Bluffton is an unincorporated community in Cherokee County, Alabama, United States.

==History==
Bluffton was founded as a mining community in 1888. In 1890, Bluffton was home to approximately 8,000 residents. The Bluffton Land, Ore and Furnace Company operated an iron mine in the area, and was also responsible for building the Signal Hotel, which at one point hosted Rudyard Kipling. The Signal Hotel was the first structure in Cherokee County with electric lights. Bluffton had one newspaper, the Bluffton Mascot, and was home to a Methodist Episcopal church and Salem Baptist Church, which is still in use today. Bluffton was also the planned site of a college, The University of the Southland. A groundbreaking took place on April 24, 1889, but the college was never built.

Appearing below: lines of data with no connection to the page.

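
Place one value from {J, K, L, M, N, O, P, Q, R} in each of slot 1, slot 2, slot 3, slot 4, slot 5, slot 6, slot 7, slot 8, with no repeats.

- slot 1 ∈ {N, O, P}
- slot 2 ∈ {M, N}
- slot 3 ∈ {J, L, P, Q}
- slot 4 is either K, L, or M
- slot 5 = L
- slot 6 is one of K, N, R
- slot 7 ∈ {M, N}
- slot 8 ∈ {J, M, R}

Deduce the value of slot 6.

R

slot 5 must be L (only option left). Strike L from slot 3, slot 4.
The 2 variables slot 2 and slot 7 are confined to {M, N}, which locks those values in; drop them from slot 1, slot 4, slot 6, slot 8.
slot 4's domain is down to {K}, so slot 4 = K. Strike K from slot 6.
So slot 6 = R.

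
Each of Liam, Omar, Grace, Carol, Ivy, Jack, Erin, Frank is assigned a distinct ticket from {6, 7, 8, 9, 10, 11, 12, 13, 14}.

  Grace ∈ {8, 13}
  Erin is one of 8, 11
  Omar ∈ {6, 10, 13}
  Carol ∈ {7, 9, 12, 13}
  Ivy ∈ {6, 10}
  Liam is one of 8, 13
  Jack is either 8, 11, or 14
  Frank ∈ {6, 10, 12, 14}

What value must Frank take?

Liam and Grace share exactly the 2 values {8, 13}; by pigeonhole those values go to them, so strike 8, 13 from Omar, Carol, Jack, Erin.
Erin must be 11 (only option left). Remove 11 from Jack.
Jack's domain is down to {14}, so Jack = 14. So Frank can't be 14.
Omar and Ivy between them cover only {6, 10} — a naked pair. Remove those values from Frank.
So Frank = 12.

12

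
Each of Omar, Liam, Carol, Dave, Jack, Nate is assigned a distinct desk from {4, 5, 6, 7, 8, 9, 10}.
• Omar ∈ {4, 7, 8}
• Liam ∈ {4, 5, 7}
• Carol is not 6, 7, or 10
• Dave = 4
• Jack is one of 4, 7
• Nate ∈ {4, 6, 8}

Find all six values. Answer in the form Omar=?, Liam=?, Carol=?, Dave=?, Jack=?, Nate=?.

Omar=8, Liam=5, Carol=9, Dave=4, Jack=7, Nate=6

Dave's domain is down to {4}, so Dave = 4. Eliminate 4 elsewhere: Omar, Liam, Carol, Jack, Nate.
Jack has just one choice, so Jack = 7. Remove 7 from Omar, Liam.
That leaves Omar = 8. So Carol, Nate can't be 8.
Liam must be 5 (only option left). Strike 5 from Carol.
That leaves Carol = 9.
Nate's domain is down to {6}, so Nate = 6.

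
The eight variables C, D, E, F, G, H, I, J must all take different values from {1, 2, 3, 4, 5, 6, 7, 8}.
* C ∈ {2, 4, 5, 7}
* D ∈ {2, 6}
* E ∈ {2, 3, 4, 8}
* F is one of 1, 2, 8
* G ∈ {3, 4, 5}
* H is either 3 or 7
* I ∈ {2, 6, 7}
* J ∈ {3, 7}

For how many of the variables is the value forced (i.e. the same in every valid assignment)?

2

The 8 variables draw from only 8 values {1, 2, 3, 4, 5, 6, 7, 8}, so each is used; only F can be 1, hence F = 1.
Among the 7 still-open variables, 8 fits only E (and all 7 values in {2, 3, 4, 5, 6, 7, 8} must be used), so E = 8.
H and J between them cover only {3, 7} — a naked pair. Remove those values from C, G, I.
D and I between them cover only {2, 6} — a naked pair. Remove those values from C.
Determined: E=8, F=1. The other variables each still have more than one consistent value. That makes 2.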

Besides the iron mines, Bluffton was home to a water works system, school, post office, and Cherokee County's first electrical generating plant. Even so, Bluffton's ore fields did not meet the expectations of their investors and higher grade iron was available closer to Birmingham. Commercial businesses began to fail, and Bluffton soon came to be considered a ghost town.

A post office was operated in Bluffton from 1888 to 1934.